Le monde de la mode est éphémère, futile, parfois scandaleux, notamment lorsque l'on voit des mannequins faméliques utilisés comme porte-manteau, ou lorsque des enfants des pays en difficulté travaillent pour une misère et dans des conditions terribles, à façonner des pièces qui seront vendues pour une fortune aux très riches consommateurs des pays riches. Sans parler des matériaux textiles et de leurs colorants qui suscitent de plus en plus de réactions allergiques, qui agressent la peau et l'empêchent de respirer, ou de l'exploitation animale pour créer nos chers chandails en angora ou nos cols en fourrure... Mais la mode peut aussi se montrer plus juste et plus déontologique. Avec l'émergence de la mode éthique, certains créateurs foisonnent d'idées et d'innovations intelligentes pour rendre la mode plus juste. La mode dite éthique a deux préoccupations principales : le respect de l'environnement, de l'animal et le respect de l'humain. Certains créateurs font le choix de travailler exclusivement des matières écologiques, biologiques ou recyclées : coton, lin, bambou, chanvre, fibre de bananier ou d'ortie, soie... Ceux sont généralement les mêmes qui se soucient, en outre, de faire travailler les artisans des pays du sud dans de bonnes conditions, dans le cadre d'un commerce équitable. Certains créateurs s'associent dans des concepts stores affichant nettement leur engagement pour une certaine éthique et pour le commerce équitable. On peut donc aussi s'habiller en toute connaissance de cause et en toute bonne conscience. Le choix de sa garde-robe est une prise de position claire pour signifier que l'on refuse de subir la société de consommation.

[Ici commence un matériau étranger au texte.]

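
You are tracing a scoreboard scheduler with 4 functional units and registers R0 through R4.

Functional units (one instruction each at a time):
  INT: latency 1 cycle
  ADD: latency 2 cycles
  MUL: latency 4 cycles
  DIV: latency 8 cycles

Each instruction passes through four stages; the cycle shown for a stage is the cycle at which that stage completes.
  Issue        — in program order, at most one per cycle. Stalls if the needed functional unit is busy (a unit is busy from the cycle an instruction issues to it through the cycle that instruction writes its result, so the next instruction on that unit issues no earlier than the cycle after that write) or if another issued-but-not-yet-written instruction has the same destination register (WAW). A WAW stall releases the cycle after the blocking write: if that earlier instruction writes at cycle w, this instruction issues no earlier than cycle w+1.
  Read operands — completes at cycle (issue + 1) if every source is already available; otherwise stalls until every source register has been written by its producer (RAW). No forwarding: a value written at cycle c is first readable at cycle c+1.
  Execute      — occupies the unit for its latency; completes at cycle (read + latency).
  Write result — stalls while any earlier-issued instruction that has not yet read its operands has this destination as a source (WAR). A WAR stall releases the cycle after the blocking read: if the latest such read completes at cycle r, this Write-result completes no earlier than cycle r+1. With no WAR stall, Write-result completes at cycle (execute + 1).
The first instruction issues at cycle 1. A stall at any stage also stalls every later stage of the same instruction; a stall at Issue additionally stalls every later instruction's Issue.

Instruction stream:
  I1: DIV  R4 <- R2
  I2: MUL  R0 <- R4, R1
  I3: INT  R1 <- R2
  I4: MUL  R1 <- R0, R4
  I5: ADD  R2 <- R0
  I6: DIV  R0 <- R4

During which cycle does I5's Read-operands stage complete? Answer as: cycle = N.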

Aux consommateurs de plébisciter ces créateurs et ces boutiques qui ont le souci d'un monde meilleur, plus humain et plus respectueux de l'environnement. L'autre manière de lutter contre la société de consommation et contre le gaspillage, c'est le recyclage ! N'oubliez pas d'aller farfouiller dans les dépôt-ventes, les magasins de vêtements d'occasion, les puces, les vide-greniers...

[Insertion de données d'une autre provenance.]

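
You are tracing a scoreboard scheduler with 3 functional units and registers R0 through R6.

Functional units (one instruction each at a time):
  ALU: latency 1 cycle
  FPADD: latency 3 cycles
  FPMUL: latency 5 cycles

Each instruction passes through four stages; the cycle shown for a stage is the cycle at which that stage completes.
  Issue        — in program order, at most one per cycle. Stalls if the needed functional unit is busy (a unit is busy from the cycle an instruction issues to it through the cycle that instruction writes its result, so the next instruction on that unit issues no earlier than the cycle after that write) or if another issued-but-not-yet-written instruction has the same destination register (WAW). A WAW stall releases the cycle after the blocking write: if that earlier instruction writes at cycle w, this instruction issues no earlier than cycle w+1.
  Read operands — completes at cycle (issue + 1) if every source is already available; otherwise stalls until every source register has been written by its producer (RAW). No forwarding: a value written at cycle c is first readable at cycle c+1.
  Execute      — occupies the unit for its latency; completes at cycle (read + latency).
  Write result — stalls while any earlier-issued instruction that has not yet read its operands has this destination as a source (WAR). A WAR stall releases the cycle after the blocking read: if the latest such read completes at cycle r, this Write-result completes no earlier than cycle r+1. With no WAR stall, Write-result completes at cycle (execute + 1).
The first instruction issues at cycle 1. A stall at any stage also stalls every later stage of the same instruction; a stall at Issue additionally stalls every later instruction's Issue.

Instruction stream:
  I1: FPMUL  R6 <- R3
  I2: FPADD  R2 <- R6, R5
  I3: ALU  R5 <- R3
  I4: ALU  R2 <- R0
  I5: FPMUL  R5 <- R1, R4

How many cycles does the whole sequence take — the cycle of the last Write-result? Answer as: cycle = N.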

Les différents labelsHaut de page

Le secteur de la mode est l'une des industries les plus mondialisées, soumise à des échanges incessants et à une chaîne de fabrication complexe. Actuellement, le textile concentre une soixantaine de labels dans le monde. Il est parfois difficile de différencier les vraies marques de celles engagées des filières opportunistes qui jonglent habilement avec les labels et les faux-semblants pour tirer à elles la couverture du marché vert. Un vrai méli-mélo pour les green fashion addicts qui ne savent plus à quel saint écolo se vouer ! Tout d'abord, clarifions les choses. Ce sont les organismes indépendants de certification et de contrôle, reconnus par l'État, qui accordent les labels. Un label bio considère à la base les techniques de production de la fibre (coton principalement, mais aussi chanvre, soie, lin...). Au-delà d'une forte majorité de substances naturelles, c'est l'impact de cette production sur l'environnement qui est pris en compte : une utilisation raisonnée des ressources naturelles, le respect des espèces et de la condition animale, un usage réduit et responsable des produits chimiques, des efforts de production et de recyclage, une recherche de la qualité du produit sont autant de paramètres qui pèsent dans la balance de la certification. L'environnement social n'est pas oublié : les conditions sanitaires, sociales et économiques des acteurs sont examinées. Ces critères de certification varient selon les pays. Voici notre sélection futée.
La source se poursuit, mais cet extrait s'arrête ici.